In the end, my fellow jurors (Jeff Gomez of Starlight Runner and filmmaker Thomas Allen Harris) and I awarded the prize to Sandy Storyline, a “participatory documentary” about the aftereffects of the storm that devastated the Jersey Shore and the New York coastline last October. What made Sandy Storyline stand out was the way it combined imagery and participation in service of a powerful and important story. As I put it in our jury notes, this entry
demonstrates both the therapeutic power of storytelling and our responsibility to bear witness.

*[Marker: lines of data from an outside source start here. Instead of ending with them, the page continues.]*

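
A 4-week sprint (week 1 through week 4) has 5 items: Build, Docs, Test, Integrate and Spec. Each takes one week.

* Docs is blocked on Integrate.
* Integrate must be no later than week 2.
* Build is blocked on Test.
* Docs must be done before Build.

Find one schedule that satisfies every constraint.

Build -> week 3; Docs -> week 2; Spec -> week 1; Test -> week 1; Integrate -> week 1

Checking: Docs(week 2) before Build(week 3); Test(week 1) before Build(week 3); Integrate(week 1) before Docs(week 2); Integrate=week 1 in [week 1,week 2].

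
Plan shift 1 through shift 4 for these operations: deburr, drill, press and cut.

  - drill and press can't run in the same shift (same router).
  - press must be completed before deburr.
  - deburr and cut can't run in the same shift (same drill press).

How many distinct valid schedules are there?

Splitting on deburr: it can be shift 2 (9), shift 3 (18), shift 4 (27). Listing each branch's schedules as (drill, press, cut) by shift number:
deburr=shift 2: (2,1,1) (2,1,3) (2,1,4) (3,1,1) (3,1,3) (3,1,4) (4,1,1) (4,1,3) (4,1,4) — 9.
deburr=shift 3: (1,2,1) (1,2,2) (1,2,4) (2,1,1) (2,1,2) (2,1,4) (3,1,1) (3,1,2) (3,1,4) (3,2,1) (3,2,2) (3,2,4) (4,1,1) (4,1,2) (4,1,4) (4,2,1) (4,2,2) (4,2,4) — 18.
deburr=shift 4: (1,2,1) (1,2,2) (1,2,3) (1,3,1) (1,3,2) (1,3,3) (2,1,1) (2,1,2) (2,1,3) (2,3,1) (2,3,2) (2,3,3) (3,1,1) (3,1,2) (3,1,3) (3,2,1) (3,2,2) (3,2,3) (4,1,1) (4,1,2) (4,1,3) (4,2,1) (4,2,2) (4,2,3) (4,3,1) (4,3,2) (4,3,3) — 27.
Summing: 9 + 18 + 27 = 54.

54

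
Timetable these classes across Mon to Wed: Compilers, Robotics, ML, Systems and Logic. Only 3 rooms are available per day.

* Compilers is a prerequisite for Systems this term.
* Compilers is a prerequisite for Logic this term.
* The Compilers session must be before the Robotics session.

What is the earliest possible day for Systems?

Precedence pushes Systems to at least Tue.
Systems at Tue is achievable: Logic=Tue; Robotics=Tue; ML=Mon; Compilers=Mon; Systems=Tue.

Tue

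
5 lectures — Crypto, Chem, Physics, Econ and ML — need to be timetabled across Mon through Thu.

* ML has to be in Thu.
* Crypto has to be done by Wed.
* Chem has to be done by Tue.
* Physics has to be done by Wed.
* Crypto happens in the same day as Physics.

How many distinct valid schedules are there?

Splitting on Crypto: it can be Mon (8), Tue (8), Wed (8). Listing each branch's schedules as (Chem, Physics, Econ, ML):
Crypto=Mon: (Mon,Mon,Mon,Thu) (Mon,Mon,Tue,Thu) (Mon,Mon,Wed,Thu) (Mon,Mon,Thu,Thu) (Tue,Mon,Mon,Thu) (Tue,Mon,Tue,Thu) (Tue,Mon,Wed,Thu) (Tue,Mon,Thu,Thu) — 8.
Crypto=Tue: (Mon,Tue,Mon,Thu) (Mon,Tue,Tue,Thu) (Mon,Tue,Wed,Thu) (Mon,Tue,Thu,Thu) (Tue,Tue,Mon,Thu) (Tue,Tue,Tue,Thu) (Tue,Tue,Wed,Thu) (Tue,Tue,Thu,Thu) — 8.
Crypto=Wed: (Mon,Wed,Mon,Thu) (Mon,Wed,Tue,Thu) (Mon,Wed,Wed,Thu) (Mon,Wed,Thu,Thu) (Tue,Wed,Mon,Thu) (Tue,Wed,Tue,Thu) (Tue,Wed,Wed,Thu) (Tue,Wed,Thu,Thu) — 8.
Summing: 8 + 8 + 8 = 24.

24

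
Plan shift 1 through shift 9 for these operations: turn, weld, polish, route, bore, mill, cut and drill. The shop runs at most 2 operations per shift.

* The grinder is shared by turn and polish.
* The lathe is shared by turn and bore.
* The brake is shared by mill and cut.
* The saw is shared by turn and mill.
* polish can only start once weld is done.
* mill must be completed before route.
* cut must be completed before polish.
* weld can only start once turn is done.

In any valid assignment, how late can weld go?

Precedence pushes weld to at least shift 2; downstream work caps weld at shift 8.
weld at shift 8 is achievable: bore in shift 2; weld in shift 8; polish in shift 9; cut in shift 1; turn in shift 1; drill in shift 3; route in shift 3; mill in shift 2.

shift 8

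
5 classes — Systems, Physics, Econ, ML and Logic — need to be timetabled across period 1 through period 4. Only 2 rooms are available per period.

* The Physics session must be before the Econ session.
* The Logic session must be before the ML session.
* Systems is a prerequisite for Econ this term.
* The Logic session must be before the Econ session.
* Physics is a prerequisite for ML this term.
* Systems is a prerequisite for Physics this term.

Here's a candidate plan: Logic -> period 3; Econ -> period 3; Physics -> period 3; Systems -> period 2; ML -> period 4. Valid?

Invalid. Only 2 rooms are available per period.

The Physics session must be before the Econ session — violated.
The Logic session must be before the Econ session — violated.
Systems is a prerequisite for Econ this term — holds.
Systems is a prerequisite for Physics this term — holds.
The Logic session must be before the ML session — holds.
Physics is a prerequisite for ML this term — holds.
Only 2 rooms are available per period — violated.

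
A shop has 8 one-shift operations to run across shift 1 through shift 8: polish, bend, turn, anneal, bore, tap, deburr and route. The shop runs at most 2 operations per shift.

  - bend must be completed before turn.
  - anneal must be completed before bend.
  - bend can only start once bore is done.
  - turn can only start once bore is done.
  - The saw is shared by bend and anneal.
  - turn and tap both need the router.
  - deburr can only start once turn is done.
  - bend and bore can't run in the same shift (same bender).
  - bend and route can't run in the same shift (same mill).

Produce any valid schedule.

bore=shift 1, polish=shift 2, anneal=shift 1, bend=shift 2, tap=shift 4, turn=shift 3, deburr=shift 4, route=shift 3

Checking: turn(shift 3) before deburr(shift 4); bend(shift 2) before turn(shift 3); bore(shift 1) before turn(shift 3); anneal(shift 1) before bend(shift 2); bore(shift 1) before bend(shift 2); bend(shift 2) != anneal(shift 1); turn(shift 3) != tap(shift 4); bend(shift 2) != bore(shift 1); bend(shift 2) != route(shift 3); max 2 per shift (cap 2).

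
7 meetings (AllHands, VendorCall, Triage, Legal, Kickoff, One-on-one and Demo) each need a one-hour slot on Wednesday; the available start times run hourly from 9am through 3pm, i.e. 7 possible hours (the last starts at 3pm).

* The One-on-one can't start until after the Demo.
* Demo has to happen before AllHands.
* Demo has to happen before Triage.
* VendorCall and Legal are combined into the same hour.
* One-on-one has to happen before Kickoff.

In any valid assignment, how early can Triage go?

Precedence pushes Triage to at least 10am.
Triage at 10am is achievable: Legal -> 9am, Triage -> 10am, VendorCall -> 9am, AllHands -> 10am, Kickoff -> 11am, One-on-one -> 10am, Demo -> 9am.

10am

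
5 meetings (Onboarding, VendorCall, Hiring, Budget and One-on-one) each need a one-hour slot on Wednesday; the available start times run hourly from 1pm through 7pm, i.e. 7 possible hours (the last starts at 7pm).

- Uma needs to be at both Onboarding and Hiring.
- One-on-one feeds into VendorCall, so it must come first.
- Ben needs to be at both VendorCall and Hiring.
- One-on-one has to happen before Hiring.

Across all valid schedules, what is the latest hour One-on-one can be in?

5pm

Downstream work caps One-on-one at 6pm.
One-on-one at 5pm is achievable: VendorCall in 6pm, Budget in 1pm, Onboarding in 1pm, Hiring in 7pm, One-on-one in 5pm.
Nothing later works — the conflict constraints rule out every hour after 5pm.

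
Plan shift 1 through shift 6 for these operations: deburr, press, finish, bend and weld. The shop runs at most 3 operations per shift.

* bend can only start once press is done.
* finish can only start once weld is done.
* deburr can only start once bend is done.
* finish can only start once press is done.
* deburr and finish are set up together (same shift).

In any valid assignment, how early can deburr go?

shift 3

Precedence pushes deburr to at least shift 3.
deburr at shift 3 is achievable: press in shift 1, weld in shift 1, finish in shift 3, deburr in shift 3, bend in shift 2.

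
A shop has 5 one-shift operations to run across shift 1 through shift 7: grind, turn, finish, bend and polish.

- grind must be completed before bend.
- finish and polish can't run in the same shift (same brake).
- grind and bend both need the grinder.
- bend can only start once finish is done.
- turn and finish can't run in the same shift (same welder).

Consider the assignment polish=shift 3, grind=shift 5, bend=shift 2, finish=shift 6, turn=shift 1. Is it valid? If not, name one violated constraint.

Invalid. bend can only start once finish is done.

turn and finish can't run in the same shift (same welder) — holds.
finish and polish can't run in the same shift (same brake) — holds.
grind must be completed before bend — violated.
grind and bend both need the grinder — holds.
bend can only start once finish is done — violated.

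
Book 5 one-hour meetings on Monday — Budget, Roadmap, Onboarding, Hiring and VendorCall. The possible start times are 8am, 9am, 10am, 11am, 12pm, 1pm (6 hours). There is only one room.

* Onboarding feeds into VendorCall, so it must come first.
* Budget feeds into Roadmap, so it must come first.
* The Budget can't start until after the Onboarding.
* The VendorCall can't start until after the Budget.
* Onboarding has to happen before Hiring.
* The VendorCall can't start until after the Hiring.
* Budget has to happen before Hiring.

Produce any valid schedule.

Roadmap=12pm; Hiring=10am; Budget=9am; VendorCall=11am; Onboarding=8am

Checking: Hiring(10am) before VendorCall(11am); Budget(9am) before Roadmap(12pm); Budget(9am) before VendorCall(11am); Onboarding(8am) before Hiring(10am); Onboarding(8am) before Budget(9am); Onboarding(8am) before VendorCall(11am); Budget(9am) before Hiring(10am); max 1 per hour (cap 1).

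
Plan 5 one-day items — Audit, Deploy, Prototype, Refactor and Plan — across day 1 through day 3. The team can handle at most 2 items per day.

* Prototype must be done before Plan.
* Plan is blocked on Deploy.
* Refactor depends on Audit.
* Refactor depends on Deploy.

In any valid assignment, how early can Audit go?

Downstream work caps Audit at day 2.
Audit at day 1 is achievable: Audit -> day 1, Prototype -> day 2, Deploy -> day 1, Refactor -> day 2, Plan -> day 3.

day 1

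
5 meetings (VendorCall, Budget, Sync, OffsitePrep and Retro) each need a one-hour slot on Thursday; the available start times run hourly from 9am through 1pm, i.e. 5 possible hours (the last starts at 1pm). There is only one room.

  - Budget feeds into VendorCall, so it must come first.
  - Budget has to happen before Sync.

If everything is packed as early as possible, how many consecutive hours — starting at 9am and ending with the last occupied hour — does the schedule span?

5

The precedence chain requires at least 2 distinct hours.
With at most 1 per hour and 5 meetings, at least 5 hours are needed.
5 works (last occupied hour: 1pm): for example Budget=9am; OffsitePrep=12pm; Retro=1pm; Sync=11am; VendorCall=10am.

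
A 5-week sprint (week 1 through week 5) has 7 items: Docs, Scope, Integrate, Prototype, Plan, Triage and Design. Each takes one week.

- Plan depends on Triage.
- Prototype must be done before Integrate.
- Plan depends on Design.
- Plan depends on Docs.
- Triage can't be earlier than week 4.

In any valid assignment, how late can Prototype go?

Downstream work caps Prototype at week 4.
Prototype at week 4 is achievable: Docs -> week 1; Triage -> week 4; Prototype -> week 4; Design -> week 1; Scope -> week 1; Integrate -> week 5; Plan -> week 5.

week 4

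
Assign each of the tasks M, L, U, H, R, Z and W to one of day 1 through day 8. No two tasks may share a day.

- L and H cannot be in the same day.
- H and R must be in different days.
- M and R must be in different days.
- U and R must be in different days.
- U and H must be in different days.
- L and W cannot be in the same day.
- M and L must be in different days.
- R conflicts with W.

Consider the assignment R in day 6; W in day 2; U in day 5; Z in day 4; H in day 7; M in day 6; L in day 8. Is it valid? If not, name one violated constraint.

M and L must be in different days — holds.
R conflicts with W — holds.
H and R must be in different days — holds.
U and R must be in different days — holds.
M and R must be in different days — violated.
No two tasks may share a day — violated.
U and H must be in different days — holds.
L and H cannot be in the same day — holds.
L and W cannot be in the same day — holds.

No — it violates: M and R must be in different days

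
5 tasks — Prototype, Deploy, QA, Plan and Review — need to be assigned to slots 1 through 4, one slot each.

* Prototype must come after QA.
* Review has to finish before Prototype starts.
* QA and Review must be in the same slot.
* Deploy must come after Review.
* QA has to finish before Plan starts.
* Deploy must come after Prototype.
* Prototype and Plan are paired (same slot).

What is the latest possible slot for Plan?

Precedence pushes Plan to at least 2; Plan must be in the same slot as Prototype, which can't be after 3, so Plan is at most 3.
Plan at 3 is achievable: Deploy in 4, Plan in 3, Prototype in 3, QA in 1, Review in 1.

3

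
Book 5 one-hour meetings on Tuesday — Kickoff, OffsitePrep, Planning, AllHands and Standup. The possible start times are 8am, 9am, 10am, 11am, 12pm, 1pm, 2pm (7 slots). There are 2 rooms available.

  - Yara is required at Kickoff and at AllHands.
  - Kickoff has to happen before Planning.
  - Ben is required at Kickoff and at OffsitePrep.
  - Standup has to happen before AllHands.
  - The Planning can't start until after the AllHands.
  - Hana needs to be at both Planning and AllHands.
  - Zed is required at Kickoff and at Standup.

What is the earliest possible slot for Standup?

8am

Downstream work caps Standup at 12pm.
Standup at 8am is achievable: Standup=8am, OffsitePrep=8am, Kickoff=10am, Planning=11am, AllHands=9am.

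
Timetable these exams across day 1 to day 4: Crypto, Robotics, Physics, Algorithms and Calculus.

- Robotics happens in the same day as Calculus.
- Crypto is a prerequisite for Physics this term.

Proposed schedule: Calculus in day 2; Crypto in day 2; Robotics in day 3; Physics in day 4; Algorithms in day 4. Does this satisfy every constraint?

Robotics happens in the same day as Calculus — violated.
Crypto is a prerequisite for Physics this term — holds.

No. Robotics happens in the same day as Calculus is not satisfied.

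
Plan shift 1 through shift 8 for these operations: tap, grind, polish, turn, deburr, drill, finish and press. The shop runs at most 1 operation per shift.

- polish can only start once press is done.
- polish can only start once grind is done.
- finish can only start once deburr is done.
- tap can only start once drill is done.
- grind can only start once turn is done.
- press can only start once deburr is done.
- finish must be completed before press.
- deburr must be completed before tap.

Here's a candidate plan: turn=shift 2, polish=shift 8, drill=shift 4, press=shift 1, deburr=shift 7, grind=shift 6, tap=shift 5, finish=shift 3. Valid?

No — it violates: press can only start once deburr is done

polish can only start once grind is done — holds.
polish can only start once press is done — holds.
The shop runs at most 1 operation per shift — holds.
deburr must be completed before tap — violated.
grind can only start once turn is done — holds.
finish can only start once deburr is done — violated.
finish must be completed before press — violated.
press can only start once deburr is done — violated.
tap can only start once drill is done — holds.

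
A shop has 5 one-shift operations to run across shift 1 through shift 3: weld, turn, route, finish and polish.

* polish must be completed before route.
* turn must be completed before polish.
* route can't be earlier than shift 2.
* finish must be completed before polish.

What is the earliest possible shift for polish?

Precedence pushes polish to at least shift 2; downstream work caps polish at shift 2.
polish at shift 2 is achievable: polish=shift 2, weld=shift 1, turn=shift 1, finish=shift 1, route=shift 3.

shift 2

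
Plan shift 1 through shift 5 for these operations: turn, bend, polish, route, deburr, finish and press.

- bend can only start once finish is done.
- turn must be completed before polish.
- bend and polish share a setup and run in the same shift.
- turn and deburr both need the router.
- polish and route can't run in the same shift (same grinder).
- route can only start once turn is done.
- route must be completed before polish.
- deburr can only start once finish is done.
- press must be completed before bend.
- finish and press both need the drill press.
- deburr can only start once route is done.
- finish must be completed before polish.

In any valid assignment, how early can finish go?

Downstream work caps finish at shift 4.
finish at shift 1 is achievable: press in shift 2; route in shift 2; deburr in shift 3; bend in shift 3; polish in shift 3; finish in shift 1; turn in shift 1.

shift 1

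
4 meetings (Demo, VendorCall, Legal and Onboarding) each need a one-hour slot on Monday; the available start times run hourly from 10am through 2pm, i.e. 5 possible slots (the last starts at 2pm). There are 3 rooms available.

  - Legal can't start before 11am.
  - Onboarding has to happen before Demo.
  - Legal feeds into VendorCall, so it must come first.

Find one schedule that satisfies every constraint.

Legal in 11am, Onboarding in 10am, Demo in 11am, VendorCall in 12pm

Checking: Onboarding(10am) before Demo(11am); Legal(11am) before VendorCall(12pm); Legal=11am in [11am,2pm]; max 2 per slot (cap 3).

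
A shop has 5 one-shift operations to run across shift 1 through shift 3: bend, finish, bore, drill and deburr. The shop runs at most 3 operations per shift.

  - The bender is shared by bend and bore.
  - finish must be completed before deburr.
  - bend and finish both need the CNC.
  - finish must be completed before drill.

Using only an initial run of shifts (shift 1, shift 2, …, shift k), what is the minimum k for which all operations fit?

The precedence chain requires at least 2 distinct shifts.
With at most 3 per shift and 5 operations, at least 2 shifts are needed.
2 works (last occupied shift: shift 2): for example drill=shift 2; finish=shift 1; bore=shift 1; deburr=shift 2; bend=shift 2.

2 shifts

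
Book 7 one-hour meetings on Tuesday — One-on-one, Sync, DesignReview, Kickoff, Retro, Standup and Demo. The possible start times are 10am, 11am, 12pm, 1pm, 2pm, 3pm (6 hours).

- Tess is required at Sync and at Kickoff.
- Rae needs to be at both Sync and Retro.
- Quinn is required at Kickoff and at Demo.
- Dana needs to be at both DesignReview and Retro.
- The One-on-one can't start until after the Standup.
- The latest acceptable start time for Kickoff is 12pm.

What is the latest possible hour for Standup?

2pm

Downstream work caps Standup at 2pm.
Standup at 2pm is achievable: One-on-one in 3pm, Retro in 12pm, DesignReview in 10am, Standup in 2pm, Kickoff in 10am, Demo in 11am, Sync in 11am.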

By enabling us to weave together our experiences in a shared narrative, Sandy Storyline is assembling a dynamic record of an historic disaster that will be of use not only to people today but also to future generations seeking to understand a signal moment in our stewardship of the planet. Moreover, thanks to its admirably simple user interface, its elegant design both online and in physical installations, and its effective yet unobtrusive curation, this project serves as a model for future crisis narratives.
We saw after the Boston Marathon bombings how easy it is for a participatory narrative to go dangerously off track. Sandy Storyline presents a different possibility for the kind of disaster we’re bound to face again.